New Features and modules
Multi-GPU primitives
- We've added efficient multi-GPU support in general for neural networks. Instead of building magic blocks that do opaque parallelization for you, we've broken them down into easy to use collectives.
- A pattern like DataParallel is implemented in terms of:
- replicate, scatter, gather, parallel_apply
- These are reusable collectives for implementing other multi-gpu patterns as well
- https://github.com/pytorch/pytorch/blob/master/torch/nn/parallel/__init__.py#L24-L38
Performance
With Multi-GPU, we naturally overlap data transfers with compute across the whole graph. This makes multi-GPU much more efficient, and is done in a way that does not interfere with the imperativeness / error reporting.
Another important note is that we now dispatch parallel modules via python threads, which makes the CUDA kernel launches in a breadth-first fashion, getting rid of obvious kernel launch latency bottlenecks.
Custom CUDA allocator to maximize autograd performance
In Torch, we had to write nn modules in a careful way to avoid cuda synchronization points which were a multi-GPU bottleneck and general performance bottleneck.
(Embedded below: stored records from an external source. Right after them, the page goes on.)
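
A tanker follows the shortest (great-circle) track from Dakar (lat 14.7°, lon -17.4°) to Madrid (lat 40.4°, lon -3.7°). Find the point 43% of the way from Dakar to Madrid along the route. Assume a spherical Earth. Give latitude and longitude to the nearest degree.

Write both endpoints as unit vectors p₁, p₂ with components (cos φ cos λ, cos φ sin λ, sin φ).
The central angle between the endpoints is δ = arccos(p₁·p₂) ≈ 0.495 rad (28.3°).
Interpolate at f = 0.43 with slerp weights a = sin((1−f)δ)/sin δ ≈ 0.586, b = sin(fδ)/sin δ ≈ 0.445.
p = a·p₁ + b·p₂ ≈ (0.879, -0.191, 0.437); φ = arcsin(p_z) ≈ 25.91°, λ = atan2(p_y, p_x) ≈ -12.28°.

≈ lat 26°, lon -12°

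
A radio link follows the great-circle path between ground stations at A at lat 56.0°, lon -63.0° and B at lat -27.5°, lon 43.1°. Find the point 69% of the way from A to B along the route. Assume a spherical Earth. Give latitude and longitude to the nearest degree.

The haversine formula gives a central angle δ ≈ 2.118 rad (121.4°) between the endpoints.
Interpolate at f = 0.69 with slerp weights a = sin((1−f)δ)/sin δ ≈ 0.715, b = sin(fδ)/sin δ ≈ 1.164.
p = a·p₁ + b·p₂ ≈ (0.935, 0.349, 0.055); φ = arcsin(p_z) ≈ 3.16°, λ = atan2(p_y, p_x) ≈ 20.48°.

≈ lat 3°, lon 20°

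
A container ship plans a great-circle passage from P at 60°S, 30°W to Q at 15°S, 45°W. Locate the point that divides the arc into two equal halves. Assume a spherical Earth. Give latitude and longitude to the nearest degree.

Write both endpoints as unit vectors p₁, p₂ with components (cos φ cos λ, cos φ sin λ, sin φ).
The central angle between the endpoints is δ = arccos(p₁·p₂) ≈ 0.808 rad (46.3°).
Interpolate at f = 1/2 with slerp weights a = sin((1−f)δ)/sin δ ≈ 0.544, b = sin(fδ)/sin δ ≈ 0.544.
p = a·p₁ + b·p₂ ≈ (0.607, -0.507, -0.612); φ = arcsin(p_z) ≈ -37.71°, λ = atan2(p_y, p_x) ≈ -39.90°.

≈ 38°S, 40°W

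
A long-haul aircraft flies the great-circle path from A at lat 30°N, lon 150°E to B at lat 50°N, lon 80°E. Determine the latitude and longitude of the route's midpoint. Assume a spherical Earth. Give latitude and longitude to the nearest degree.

≈ lat 46°N, lon 121°E

Convert each endpoint to a unit vector on the sphere (x = cos φ cos λ, y = cos φ sin λ, z = sin φ).
The central angle between the endpoints is δ = arccos(p₁·p₂) ≈ 0.960 rad (55.0°).
Interpolate at f = 1/2 with slerp weights a = sin((1−f)δ)/sin δ ≈ 0.564, b = sin(fδ)/sin δ ≈ 0.564.
p = a·p₁ + b·p₂ ≈ (-0.360, 0.601, 0.714); φ = arcsin(p_z) ≈ 45.54°, λ = atan2(p_y, p_x) ≈ 120.91°.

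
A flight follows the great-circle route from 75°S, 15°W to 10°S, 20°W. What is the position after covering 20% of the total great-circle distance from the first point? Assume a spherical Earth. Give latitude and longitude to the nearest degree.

≈ 62°S, 18°W

Write both endpoints as unit vectors p₁, p₂ with components (cos φ cos λ, cos φ sin λ, sin φ).
The central angle between the endpoints is δ = arccos(p₁·p₂) ≈ 1.136 rad (65.1°).
Interpolate at f = 0.20 with slerp weights a = sin((1−f)δ)/sin δ ≈ 0.870, b = sin(fδ)/sin δ ≈ 0.248.
p = a·p₁ + b·p₂ ≈ (0.447, -0.142, -0.883); φ = arcsin(p_z) ≈ -62.02°, λ = atan2(p_y, p_x) ≈ -17.60°.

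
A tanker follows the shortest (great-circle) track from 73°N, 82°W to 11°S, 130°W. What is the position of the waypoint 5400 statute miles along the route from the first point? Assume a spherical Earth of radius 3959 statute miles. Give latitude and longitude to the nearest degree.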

This affected neural networks and autograd sometimes up to 2x in performance penalty.
In PyTorch (and Torch), Sam Gross has written a new Caching CUDA allocator that avoids cuda synchronization points while being really suited towards Tensor use-cases where we typically do short-term and long-term allocations of memory of the same tensor sizes.
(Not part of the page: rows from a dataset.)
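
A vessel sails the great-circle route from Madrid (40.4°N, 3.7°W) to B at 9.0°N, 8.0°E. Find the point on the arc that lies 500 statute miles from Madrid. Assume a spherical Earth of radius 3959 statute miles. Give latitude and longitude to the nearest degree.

Write both endpoints as unit vectors p₁, p₂ with components (cos φ cos λ, cos φ sin λ, sin φ).
The central angle between the endpoints is δ = arccos(p₁·p₂) ≈ 0.577 rad (33.1°). The total great-circle distance is δ·R ≈ 0.577 × 3959 ≈ 2286 mi, so the target fraction is f = 500/2286 ≈ 0.219.
Interpolate at f ≈ 0.219 with slerp weights a = sin((1−f)δ)/sin δ ≈ 0.799, b = sin(fδ)/sin δ ≈ 0.231.
p = a·p₁ + b·p₂ ≈ (0.833, -0.008, 0.554); φ = arcsin(p_z) ≈ 33.62°, λ = atan2(p_y, p_x) ≈ -0.52°.

≈ 34°N, 1°W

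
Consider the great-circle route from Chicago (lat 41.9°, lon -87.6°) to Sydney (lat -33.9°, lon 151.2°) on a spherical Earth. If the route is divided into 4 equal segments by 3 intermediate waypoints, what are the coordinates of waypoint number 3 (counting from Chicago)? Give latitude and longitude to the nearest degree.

Write both endpoints as unit vectors p₁, p₂ with components (cos φ cos λ, cos φ sin λ, sin φ).
The central angle between the endpoints is δ = arccos(p₁·p₂) ≈ 2.336 rad (133.8°).
Interpolate at f = 3/4 with slerp weights a = sin((1−f)δ)/sin δ ≈ 0.764, b = sin(fδ)/sin δ ≈ 1.364.
p = a·p₁ + b·p₂ ≈ (-0.968, -0.023, -0.250); φ = arcsin(p_z) ≈ -14.49°, λ = atan2(p_y, p_x) ≈ -178.63°.

≈ lat -14°, lon -179°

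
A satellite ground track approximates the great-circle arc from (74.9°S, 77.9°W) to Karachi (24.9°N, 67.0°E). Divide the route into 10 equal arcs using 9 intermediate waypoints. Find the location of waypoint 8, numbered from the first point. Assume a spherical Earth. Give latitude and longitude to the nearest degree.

Write both endpoints as unit vectors p₁, p₂ with components (cos φ cos λ, cos φ sin λ, sin φ).
The central angle between the endpoints is δ = arccos(p₁·p₂) ≈ 2.214 rad (126.9°).
Interpolate at f = 8/10 with slerp weights a = sin((1−f)δ)/sin δ ≈ 0.536, b = sin(fδ)/sin δ ≈ 1.225.
p = a·p₁ + b·p₂ ≈ (0.463, 0.886, -0.001); φ = arcsin(p_z) ≈ -0.08°, λ = atan2(p_y, p_x) ≈ 62.40°.

≈ (0°N, 62°E)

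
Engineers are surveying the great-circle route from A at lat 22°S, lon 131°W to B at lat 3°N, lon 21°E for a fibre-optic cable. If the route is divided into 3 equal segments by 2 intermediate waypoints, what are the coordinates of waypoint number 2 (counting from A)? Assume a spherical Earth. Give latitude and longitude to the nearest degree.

≈ lat 25°S, lon 20°W

From cos δ = sin φ₁ sin φ₂ + cos φ₁ cos φ₂ cos Δλ, the central angle is δ ≈ 2.563 rad (146.8°).
Interpolate at f = 2/3 with slerp weights a = sin((1−f)δ)/sin δ ≈ 1.379, b = sin(fδ)/sin δ ≈ 1.811.
p = a·p₁ + b·p₂ ≈ (0.850, -0.317, -0.422); φ = arcsin(p_z) ≈ -24.94°, λ = atan2(p_y, p_x) ≈ -20.44°.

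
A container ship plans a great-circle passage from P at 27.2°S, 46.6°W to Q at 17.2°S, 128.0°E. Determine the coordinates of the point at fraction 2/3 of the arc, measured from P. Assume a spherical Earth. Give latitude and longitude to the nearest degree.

Write both endpoints as unit vectors p₁, p₂ with components (cos φ cos λ, cos φ sin λ, sin φ).
The central angle between the endpoints is δ = arccos(p₁·p₂) ≈ 2.361 rad (135.3°).
Interpolate at f = 2/3 with slerp weights a = sin((1−f)δ)/sin δ ≈ 1.007, b = sin(fδ)/sin δ ≈ 1.421.
p = a·p₁ + b·p₂ ≈ (-0.221, 0.419, -0.881); φ = arcsin(p_z) ≈ -61.71°, λ = atan2(p_y, p_x) ≈ 117.76°.

≈ 62°S, 118°E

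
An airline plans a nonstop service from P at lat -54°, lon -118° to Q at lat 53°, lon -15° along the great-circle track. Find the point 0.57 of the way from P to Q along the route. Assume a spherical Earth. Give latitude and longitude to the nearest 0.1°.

≈ lat 7.5°, lon -60.8°

From cos δ = sin φ₁ sin φ₂ + cos φ₁ cos φ₂ cos Δλ, the central angle is δ ≈ 2.383 rad (136.5°).
Interpolate at f = 0.57 with slerp weights a = sin((1−f)δ)/sin δ ≈ 1.242, b = sin(fδ)/sin δ ≈ 1.421.
p = a·p₁ + b·p₂ ≈ (0.483, -0.866, 0.130); φ = arcsin(p_z) ≈ 7.46°, λ = atan2(p_y, p_x) ≈ -60.84°.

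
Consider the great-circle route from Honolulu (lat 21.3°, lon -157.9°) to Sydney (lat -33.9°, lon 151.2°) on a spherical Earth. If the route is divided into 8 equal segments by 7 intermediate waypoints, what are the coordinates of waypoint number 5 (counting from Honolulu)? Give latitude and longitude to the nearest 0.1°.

From cos δ = sin φ₁ sin φ₂ + cos φ₁ cos φ₂ cos Δλ, the central angle is δ ≈ 1.282 rad (73.4°).
Interpolate at f = 5/8 with slerp weights a = sin((1−f)δ)/sin δ ≈ 0.482, b = sin(fδ)/sin δ ≈ 0.749.
p = a·p₁ + b·p₂ ≈ (-0.961, 0.130, -0.243); φ = arcsin(p_z) ≈ -14.04°, λ = atan2(p_y, p_x) ≈ 172.27°.

≈ lat -14.0°, lon 172.3°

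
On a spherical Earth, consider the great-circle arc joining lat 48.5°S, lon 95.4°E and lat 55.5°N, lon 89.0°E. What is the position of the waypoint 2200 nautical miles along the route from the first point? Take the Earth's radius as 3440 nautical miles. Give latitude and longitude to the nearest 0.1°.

Write both endpoints as unit vectors p₁, p₂ with components (cos φ cos λ, cos φ sin λ, sin φ).
The central angle between the endpoints is δ = arccos(p₁·p₂) ≈ 1.818 rad (104.1°). The total great-circle distance is δ·R ≈ 1.818 × 3440 ≈ 6252 nmi, so the target fraction is f = 2200/6252 ≈ 0.352.
Interpolate at f ≈ 0.352 with slerp weights a = sin((1−f)δ)/sin δ ≈ 0.953, b = sin(fδ)/sin δ ≈ 0.615.
p = a·p₁ + b·p₂ ≈ (-0.053, 0.977, -0.206); φ = arcsin(p_z) ≈ -11.91°, λ = atan2(p_y, p_x) ≈ 93.12°.

≈ lat 11.9°S, lon 93.1°E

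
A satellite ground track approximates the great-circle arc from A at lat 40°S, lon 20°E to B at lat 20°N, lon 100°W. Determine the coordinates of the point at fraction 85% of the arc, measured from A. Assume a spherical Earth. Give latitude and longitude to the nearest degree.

≈ lat 8°N, lon 85°W

Write both endpoints as unit vectors p₁, p₂ with components (cos φ cos λ, cos φ sin λ, sin φ).
The central angle between the endpoints is δ = arccos(p₁·p₂) ≈ 2.189 rad (125.4°).
Interpolate at f = 0.85 with slerp weights a = sin((1−f)δ)/sin δ ≈ 0.396, b = sin(fδ)/sin δ ≈ 1.176.
p = a·p₁ + b·p₂ ≈ (0.093, -0.985, 0.148); φ = arcsin(p_z) ≈ 8.50°, λ = atan2(p_y, p_x) ≈ -84.60°.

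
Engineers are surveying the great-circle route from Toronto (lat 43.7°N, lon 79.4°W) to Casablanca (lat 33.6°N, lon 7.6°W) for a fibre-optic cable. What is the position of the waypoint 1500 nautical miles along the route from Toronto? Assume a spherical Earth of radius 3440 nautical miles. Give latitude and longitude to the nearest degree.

Write both endpoints as unit vectors p₁, p₂ with components (cos φ cos λ, cos φ sin λ, sin φ).
The central angle between the endpoints is δ = arccos(p₁·p₂) ≈ 0.964 rad (55.2°). The total great-circle distance is δ·R ≈ 0.964 × 3440 ≈ 3315 nmi, so the target fraction is f = 1500/3315 ≈ 0.452.
Interpolate at f ≈ 0.452 with slerp weights a = sin((1−f)δ)/sin δ ≈ 0.613, b = sin(fδ)/sin δ ≈ 0.514.
p = a·p₁ + b·p₂ ≈ (0.506, -0.492, 0.708); φ = arcsin(p_z) ≈ 45.08°, λ = atan2(p_y, p_x) ≈ -44.21°.

≈ lat 45°N, lon 44°W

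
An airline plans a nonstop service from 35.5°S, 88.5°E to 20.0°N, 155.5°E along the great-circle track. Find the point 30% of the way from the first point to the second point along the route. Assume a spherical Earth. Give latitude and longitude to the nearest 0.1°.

≈ 20.7°S, 111.9°E

From cos δ = sin φ₁ sin φ₂ + cos φ₁ cos φ₂ cos Δλ, the central angle is δ ≈ 1.470 rad (84.2°).
Interpolate at f = 0.30 with slerp weights a = sin((1−f)δ)/sin δ ≈ 0.861, b = sin(fδ)/sin δ ≈ 0.429.
p = a·p₁ + b·p₂ ≈ (-0.349, 0.868, -0.353); φ = arcsin(p_z) ≈ -20.69°, λ = atan2(p_y, p_x) ≈ 111.88°.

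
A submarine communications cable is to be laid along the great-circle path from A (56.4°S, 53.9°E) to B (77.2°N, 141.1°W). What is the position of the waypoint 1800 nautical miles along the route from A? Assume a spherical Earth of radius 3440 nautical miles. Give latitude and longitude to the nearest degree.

≈ (27°S, 59°E)

Write both endpoints as unit vectors p₁, p₂ with components (cos φ cos λ, cos φ sin λ, sin φ).
The central angle between the endpoints is δ = arccos(p₁·p₂) ≈ 2.767 rad (158.5°). The total great-circle distance is δ·R ≈ 2.767 × 3440 ≈ 9518 nmi, so the target fraction is f = 1800/9518 ≈ 0.189.
Interpolate at f ≈ 0.189 with slerp weights a = sin((1−f)δ)/sin δ ≈ 2.137, b = sin(fδ)/sin δ ≈ 1.366.
p = a·p₁ + b·p₂ ≈ (0.461, 0.766, -0.448); φ = arcsin(p_z) ≈ -26.64°, λ = atan2(p_y, p_x) ≈ 58.93°.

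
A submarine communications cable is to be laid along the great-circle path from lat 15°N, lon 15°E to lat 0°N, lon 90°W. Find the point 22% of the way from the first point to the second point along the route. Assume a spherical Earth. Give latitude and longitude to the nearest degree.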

This unblocks us from a lot of performance issues.
More autograd functions
Now the torch.* API should be pretty much be ready for full autograd support (short of 3 functions).
Autograd has been enabled for all the functions with the exception of non-differentiable functions like torch.eq.
CuDNN Integration
We now fully integrate and support CuDNN version 5.1.3, and it is shipped in the binaries (just like CUDA), so you never have to worry about manually downloading and installing it from the NVIDIA website.
Generic Multiprocess DataLoader
We've added a flexible Data Loader that supports multiple data loading workers. This enables a lot of use-cases, and is first used in our Imagenet example.
C Extensions API
We added an easy to use extensions API and an example extension here:
https://github.com/pytorch/extension-ffi
You can call your C functions (that have TH*Tensor inputs / outputs and other fundamental types in the function signature) without writing any manual Python bindings.
One question you might have is, what kind of call overhead these auto-generated FFI bindings have. The answer is “None”, as seen in the numbers in the beginning of the note.
The example extension also covers how you can define your autograd-ready nn module that calls your C function.